The multiinstrumental research on the chemistry of the catalyst model system and operando investigations of the industrial catalyst, including thermal, spectroscopic and electrochemical methods, that have been applied for the last 40 years, will be reviewed here.
Of this the joint research with Marcelle Gaune-Escard and her group in Marseille, France has been concerned with the molten salts M2S2O7 and MHSO4, the binary molten salt systems M2S2O7–MHSO4, and the molten salt-gas systems M2S2O7–V2O5 and M2S2O7–M2SO4–V2O5 (M=Na, K, Rb, Cs) in O2, SO2, and Ar atmospheres. These catalyst model systems have been investigated by thermal methods such as calorimetry, differential enthalpic analysis, and differential scanning calorimetry. Fundamental thermodynamic data such as temperatures and molar heats of solid–solid transition and fusion, phase diagrams, heat capacities of solids and liquids, heat of mixing and heats of complex formation have been obtained.
Based on this accumulated research effort the mechanism of the catalytic reaction has been proposed around 20 years ago and it seems to be the state-of-the-art even today.
References :
1. Lapina, O., Balzhinimaev, B.S., Boghosian, S., Eriksen, K.M., Fehrmann, R. (1999). Progress on the mechanistic understanding of SO2 oxidation catalysts. Catal. Today, 51, 469–479.
2. Hatem, G., Eriksen, K.M., Gaune-Escard, M., Fehrmann, R. (2002). SO2 oxidation catalyst model systems characterized by thermal methods. Topics Catal., 19, 323–331.
3. Boghosian, S., Fehrmann, R., Bjerrum, N.J., Papatheodorou, G.N. (1989). Formation of crystalline compounds and catalyst deactivation during SO2 oxidation in V2O5-M2S2O7 (M=K, Na, Cs) melts. J. Catal., 119, 121–134.

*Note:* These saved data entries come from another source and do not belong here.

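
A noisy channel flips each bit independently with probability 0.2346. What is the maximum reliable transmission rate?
0.2141 bits

For a binary symmetric channel (BSC) with error probability p:
Capacity C = 1 - H(p) bits per symbol

where H(p) = -p log₂(p) - (1-p) log₂(1-p) is the binary entropy function.

H(0.2346) = 0.7859 bits
C = 1 - 0.7859 = 0.2141 bits per symbol

This means we can reliably transmit up to 0.2141 bits of information per channel use.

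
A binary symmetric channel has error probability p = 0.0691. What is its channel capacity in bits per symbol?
0.6374 bits

For a binary symmetric channel (BSC) with error probability p:
Capacity C = 1 - H(p) bits per symbol

where H(p) = -p log₂(p) - (1-p) log₂(1-p) is the binary entropy function.

H(0.0691) = 0.3626 bits
C = 1 - 0.3626 = 0.6374 bits per symbol

This means we can reliably transmit up to 0.6374 bits of information per channel use.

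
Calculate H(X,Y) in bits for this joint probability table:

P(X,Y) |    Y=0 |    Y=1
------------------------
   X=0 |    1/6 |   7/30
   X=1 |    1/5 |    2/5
1.9139 bits

Joint entropy is H(X,Y) = -Σ_{x,y} p(x,y) log p(x,y).

Summing over all non-zero entries:
H(X,Y) = -[1/6·log_2(1/6) + 7/30·log_2(7/30) + 1/5·log_2(1/5) + 2/5·log_2(2/5)]
H(X,Y) = 1.9139 bits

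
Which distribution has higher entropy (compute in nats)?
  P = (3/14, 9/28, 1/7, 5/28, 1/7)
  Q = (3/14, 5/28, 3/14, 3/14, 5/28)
Q

Computing entropies in nats:
H(P) = 1.5585
H(Q) = 1.6056

Distribution Q has higher entropy.

Intuition: The distribution closer to uniform (more spread out) has higher entropy.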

4. Folkmann, G.E., Hatem, G., Fehrmann, R., Gaune-Escard, M., Bjerrum, N.J. (1991). Conductivity, thermal analysis, and phase diagram of the system Cs2S2O7-V2O5: Spectroscopic characterization of CS4(VO2)2(SO4)2S2O7. Inorg. Chem., 30, 4057–4061.

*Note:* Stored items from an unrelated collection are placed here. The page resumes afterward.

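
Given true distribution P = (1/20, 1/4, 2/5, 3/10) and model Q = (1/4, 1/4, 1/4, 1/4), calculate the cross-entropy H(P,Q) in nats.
1.3863 nats

Cross-entropy: H(P,Q) = -Σ p(x) log q(x)

Alternatively: H(P,Q) = H(P) + D_KL(P||Q)
H(P) = 1.2241 nats
D_KL(P||Q) = 0.1622 nats

H(P,Q) = 1.2241 + 0.1622 = 1.3863 nats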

5. Rasmussen, S.B., Hama, H., Lapina, O., Khabibulin, D.F., Eriksen, K.M., Berg, R.W., Hatem, G., Fehrmann, R. (2003). Thermal conductivity, NMR, and Raman spectroscopic measurements and phase diagram of the Cs2S2O7-CsHSO4 system. J. Phys. Chem. B, 107, 13823–13830.

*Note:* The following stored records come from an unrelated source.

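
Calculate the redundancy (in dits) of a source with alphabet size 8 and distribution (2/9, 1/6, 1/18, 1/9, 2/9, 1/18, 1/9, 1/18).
0.0618 dits

Redundancy measures how far a source is from maximum entropy:
R = H_max - H(X)

Maximum entropy for 8 symbols: H_max = log_10(8) = 0.9031 dits
Actual entropy: H(X) = 0.8413 dits
Redundancy: R = 0.9031 - 0.8413 = 0.0618 dits

This redundancy represents potential for compression: the source could be compressed by 0.0618 dits per symbol.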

6. Folkmann, G.E., Hatem, G., Fehrmann, R., Gaune-Escard, M., Bjerrum, N.J. (1993). Complex formation in pyrosulfate melts. 4. Density, potentiometry, calorimetry, and conductivity of the systems Cs2S2O7–V2O5, Cs2S2O7–Cs2SO4, and Cs2S2O7–Cs2SO4–V2O5 in the temperature range 340-550 °C. Inorg. Chem., 32, 1559–1565.